No longer. The Braves’ 40-man roster includes 27 players who were originally drafted or signed by the organization. (John Foster, first drafted by the club in 1999, was traded away but subsequently re-signed with the team.) Though the roster includes 10 free agents, only two of those were signed to major-league contracts (Todd Pratt and John Thomson), and only one of them makes more than $1 million (Thomson at $4.75 million).
New York’s 40-man roster has 10 players originally drafted/signed and developed in the Yankees system. More than a third of the roster (15 players) is composed of free agents, who this season together will earn more than $140.6 million.
Five Yankees will make in excess of $15 million this season. No Brave can match that salary.
“Don’t care. Doesn’t bother me a bit,” Braves manager Bobby Cox said. “I like a ball game. When it starts, everybody’s even. I love it. I love it. I get sick and tired of playing the same [NL East] team 19 times.”
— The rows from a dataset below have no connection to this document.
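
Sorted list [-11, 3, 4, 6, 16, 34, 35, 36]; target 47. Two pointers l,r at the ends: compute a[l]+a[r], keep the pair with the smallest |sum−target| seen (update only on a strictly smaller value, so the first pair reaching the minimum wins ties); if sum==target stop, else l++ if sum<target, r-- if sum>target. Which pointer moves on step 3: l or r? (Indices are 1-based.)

l

l=1 r=8: -11+36=25 d=22 *, l++
l=2 r=8: 3+36=39 d=8 *, l++
l=3 r=8: 4+36=40 d=7 *, l++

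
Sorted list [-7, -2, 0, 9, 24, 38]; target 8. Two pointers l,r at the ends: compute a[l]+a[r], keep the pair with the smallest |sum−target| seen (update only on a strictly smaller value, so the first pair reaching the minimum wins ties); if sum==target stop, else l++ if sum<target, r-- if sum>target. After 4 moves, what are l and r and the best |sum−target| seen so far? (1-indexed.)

l=3, r=4, best |Δ|=1

[1,6] -7+38=31 d=23 * → r--
[1,5] -7+24=17 d=9 * → r--
[1,4] -7+9=2 d=6 * → l++
[2,4] -2+9=7 d=1 * → l++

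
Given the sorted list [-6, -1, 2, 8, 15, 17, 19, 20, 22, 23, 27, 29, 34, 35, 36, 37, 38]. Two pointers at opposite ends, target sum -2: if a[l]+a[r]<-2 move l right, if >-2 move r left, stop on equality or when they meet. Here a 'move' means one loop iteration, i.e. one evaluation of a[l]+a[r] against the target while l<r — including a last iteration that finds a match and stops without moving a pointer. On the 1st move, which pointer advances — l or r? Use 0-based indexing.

r

[0,16] -6+38=32 >-2 → r--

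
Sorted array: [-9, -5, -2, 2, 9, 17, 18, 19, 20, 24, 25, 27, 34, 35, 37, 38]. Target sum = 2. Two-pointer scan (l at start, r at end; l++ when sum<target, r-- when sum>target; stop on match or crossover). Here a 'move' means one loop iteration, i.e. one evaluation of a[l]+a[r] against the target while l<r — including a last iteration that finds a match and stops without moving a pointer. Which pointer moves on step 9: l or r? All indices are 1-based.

[1,16] -9+38=29 >2 → r--
[1,15] -9+37=28 >2 → r--
[1,14] -9+35=26 >2 → r--
[1,13] -9+34=25 >2 → r--
[1,12] -9+27=18 >2 → r--
[1,11] -9+25=16 >2 → r--
[1,10] -9+24=15 >2 → r--
[1,9] -9+20=11 >2 → r--
[1,8] -9+19=10 >2 → r--

r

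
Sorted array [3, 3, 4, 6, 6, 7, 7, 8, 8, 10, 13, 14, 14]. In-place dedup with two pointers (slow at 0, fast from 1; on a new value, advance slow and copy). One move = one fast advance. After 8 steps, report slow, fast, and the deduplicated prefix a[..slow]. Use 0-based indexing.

(s=0,f=1) a[fast]=3=a[slow] dup → fast++
(s=0,f=2) a[fast]=4≠a[slow]=3 write a[1]=4 → slow++,fast++
(s=1,f=3) a[fast]=6≠a[slow]=4 write a[2]=6 → slow++,fast++
(s=2,f=4) a[fast]=6=a[slow] dup → fast++
(s=2,f=5) a[fast]=7≠a[slow]=6 write a[3]=7 → slow++,fast++
(s=3,f=6) a[fast]=7=a[slow] dup → fast++
(s=3,f=7) a[fast]=8≠a[slow]=7 write a[4]=8 → slow++,fast++
(s=4,f=8) a[fast]=8=a[slow] dup → fast++

slow=4, fast=9, prefix=[3, 4, 6, 7, 8]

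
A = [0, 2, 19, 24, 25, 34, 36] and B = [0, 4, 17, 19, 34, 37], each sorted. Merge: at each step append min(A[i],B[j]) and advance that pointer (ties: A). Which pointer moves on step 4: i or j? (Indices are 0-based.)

j

[i=0,j=0] A[i]=0<=B[j]=0 take 0 → i++
[i=1,j=0] A[i]=2>B[j]=0 take 0 → j++
[i=1,j=1] A[i]=2<=B[j]=4 take 2 → i++
[i=2,j=1] A[i]=19>B[j]=4 take 4 → j++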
It is an amazing reversal. Once Ted Turner sold the Braves, along with the rest of his empire, to TimeWarner, it has been run on a for-profit basis with the constrained payrolls that come with that mindset. To be sure, they’ve managed to win division titles despite their changing economic circumstances (a trend that is sure to end this year) but they’ve not been World Serie contenders for years. And, while it’s been awhile since the Yankees last won it all, they’re automatic contenders every year.